Convert
everything to True and note that the aircraft follows a Track of 002ºT.
The calculated Heading and Groundspeed are 006ºTand 415 kts respectively.
At 1000 (Position A), the calculated heading = 006ºT.
To calculate True Bearing to PY:
HDG + RB = QUJ
006ºT + 311º = 317ºT
Remainder to True North = 360º - 317º = 043º
However, the aircraft's flight path will be along the track of 002ºT.
Therefore, the angle from the aircraft's track to the bearing to PY = 043º +
002º = 045º Left of track
At 1003 (Position B), the calculated heading is still 006ºT.
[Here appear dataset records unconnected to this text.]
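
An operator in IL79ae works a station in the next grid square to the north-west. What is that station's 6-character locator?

Longitude subsquare a = 0; −1 → -1, wraps to 23 = x, carry into square.
Longitude square 7; −1 → 6.
Latitude subsquare e = 4; +1 → 5 = f.

IL69xf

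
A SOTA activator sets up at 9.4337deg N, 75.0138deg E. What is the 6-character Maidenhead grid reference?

Shift to the Maidenhead origin (180°W, 90°S): lon 255.0138, lat 99.4337.
Field (20°×10°, letters A–R): lon ⌊255.0138/20⌋ = 12 → M; lat ⌊99.4337/10⌋ = 9 → J.
Square (2°×1°, digits 0–9): lon ⌊15.0138/2⌋ = 7; lat ⌊9.4337/1⌋ = 9.
Subsquare (5′×2.5′, letters a–x): lon ⌊1.0138/0.0833333⌋ = 12 → m; lat ⌊0.4337/0.0416667⌋ = 10 → k.

MJ79mk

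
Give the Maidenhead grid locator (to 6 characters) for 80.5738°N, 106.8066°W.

DR60on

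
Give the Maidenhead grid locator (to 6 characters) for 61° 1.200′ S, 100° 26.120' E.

Offset from 180°W / 90°S: lon 280.4353°, lat 28.9800°.
Field: 280.4353/20 → 14 → O, 28.9800/10 → 2 → C; chars OC.
Square: 0.4353/2 → 0, 8.9800/1 → 8; chars 08.
Subsquare: 0.4353/0.0833333 → 5 → f, 0.9800/0.0416667 → 23 → x; chars fx.

OC08fx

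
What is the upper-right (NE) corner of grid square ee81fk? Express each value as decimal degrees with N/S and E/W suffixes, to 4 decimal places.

Field E=4, E=4: +4·20° lon, +4·10° lat → SW at lon -100°, lat -50°.
Square 8, 1: +8·2° lon, +1·1° lat → SW at lon -84°, lat -49°.
Subsquare f=5, k=10: +5·0.0833333° lon, +10·0.0416667° lat → SW at lon -83.5833°, lat -48.5833°.
Cell spans 0.0833333° lon × 0.0416667° lat. NE corner is SW corner plus one full cell.
latitude 48.5417° S, longitude 83.5000° W.

48.5417° S, 83.5000° W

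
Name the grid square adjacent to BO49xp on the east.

BO59ap

Longitude subsquare x = 23; +1 → 24, wraps to 0 = a, carry into square.
Longitude square 4; +1 → 5.
The latitude characters are unchanged.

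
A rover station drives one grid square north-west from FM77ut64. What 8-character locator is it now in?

FM77ut55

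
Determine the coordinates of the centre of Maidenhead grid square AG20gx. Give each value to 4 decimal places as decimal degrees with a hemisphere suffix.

Field A=0, G=6: +0·20° lon, +6·10° lat → SW at lon -180°, lat -30°.
Square 2, 0: +2·2° lon, +0·1° lat → SW at lon -176°, lat -30°.
Subsquare g=6, x=23: +6·0.0833333° lon, +23·0.0416667° lat → SW at lon -175.5°, lat -29.0417°.
Cell spans 0.0833333° lon × 0.0416667° lat. Centre is SW corner plus half of each.
latitude 29.0208° S, longitude 175.4583° W.

29.0208° S, 175.4583° W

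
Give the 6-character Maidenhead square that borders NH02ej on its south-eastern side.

NH02fi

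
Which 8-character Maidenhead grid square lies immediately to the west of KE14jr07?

KE14ir97

Longitude extended square 0; −1 → -1, wraps to 9, carry into subsquare.
Longitude subsquare j = 9; −1 → 8 = i.
The latitude characters are unchanged.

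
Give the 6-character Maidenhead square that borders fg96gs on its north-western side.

FG96ft

Longitude subsquare g = 6; −1 → 5 = f.
Latitude subsquare s = 18; +1 → 19 = t.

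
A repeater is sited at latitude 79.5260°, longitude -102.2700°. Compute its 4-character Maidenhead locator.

Shift to the Maidenhead origin (180°W, 90°S): lon 77.73, lat 169.53.
Field: 77.73/20 → 3 → D, 169.53/10 → 16 → Q; chars DQ.
Square: 17.73/2 → 8, 9.53/1 → 9; chars 89.

DQ89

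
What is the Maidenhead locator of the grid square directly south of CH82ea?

CH81ex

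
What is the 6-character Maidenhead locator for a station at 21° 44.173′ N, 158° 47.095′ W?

BL01or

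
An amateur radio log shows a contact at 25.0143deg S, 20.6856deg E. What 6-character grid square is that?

KG04ix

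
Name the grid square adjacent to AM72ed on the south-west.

Longitude subsquare e = 4; −1 → 3 = d.
Latitude subsquare d = 3; −1 → 2 = c.

AM72dc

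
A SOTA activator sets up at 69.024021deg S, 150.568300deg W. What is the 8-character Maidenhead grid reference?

BC40rx14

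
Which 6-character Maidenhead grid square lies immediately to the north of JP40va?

JP40vb

Latitude subsquare a = 0; +1 → 1 = b.
The longitude characters are unchanged.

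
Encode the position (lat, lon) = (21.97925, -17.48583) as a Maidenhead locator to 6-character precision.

IL11gx

Offset from 180°W / 90°S: lon 162.5142°, lat 111.9793°.
Field (20°×10°, letters A–R): 162.5142/20 → 8 → I, 111.9793/10 → 11 → L; chars IL.
Square (2°×1°, digits 0–9): 2.5142/2 → 1, 1.9793/1 → 1; chars 11.
Subsquare (5′×2.5′, letters a–x): 0.5142/0.0833333 → 6 → g, 0.9793/0.0416667 → 23 → x; chars gx.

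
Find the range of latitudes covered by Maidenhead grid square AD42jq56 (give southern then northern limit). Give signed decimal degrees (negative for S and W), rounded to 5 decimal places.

Field A=0, D=3: +0·20° lon, +3·10° lat → SW at lon -180°, lat -60°.
Square 4, 2: +4·2° lon, +2·1° lat → SW at lon -172°, lat -58°.
Subsquare j=9, q=16: +9·0.0833333° lon, +16·0.0416667° lat → SW at lon -171.25°, lat -57.3333°.
Extended square 5, 6: +5·0.00833333° lon, +6·0.00416667° lat → SW at lon -171.208°, lat -57.3083°.
Cell spans 0.00833333° lon × 0.00416667° lat.
south -57.30833, north -57.30417.

-57.30833, -57.30417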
To calculate True Bearing to PY:
HDG + RB = QUJ
006ºT + 266º = 272ºT
Remainder to True North = 360º - 272º = 088º
However, the aircraft's flight path will be along the track of 002ºT.
Therefore, the angle from the aircraft's track to the bearing to PY = 088º +
002º = 090º Left of track
We now have a triangle A - B - PY with internal angles at A (045º) and B
(090º), thus leaving the last angle at PY = 180º - 045º - 090º = 045º.
A triangle with 2 equal internal angles (A = 045º and PY = 045º) is an
Isosceles Triangle, which will have two equal sides adjacent to the two equal
angles. i.e Side A - B = Side PY - B.
Side A - B = 3 minutes @ 415 kts = 21 NM
As Side A - B = Side PY - B, the latter also equals 21 NM.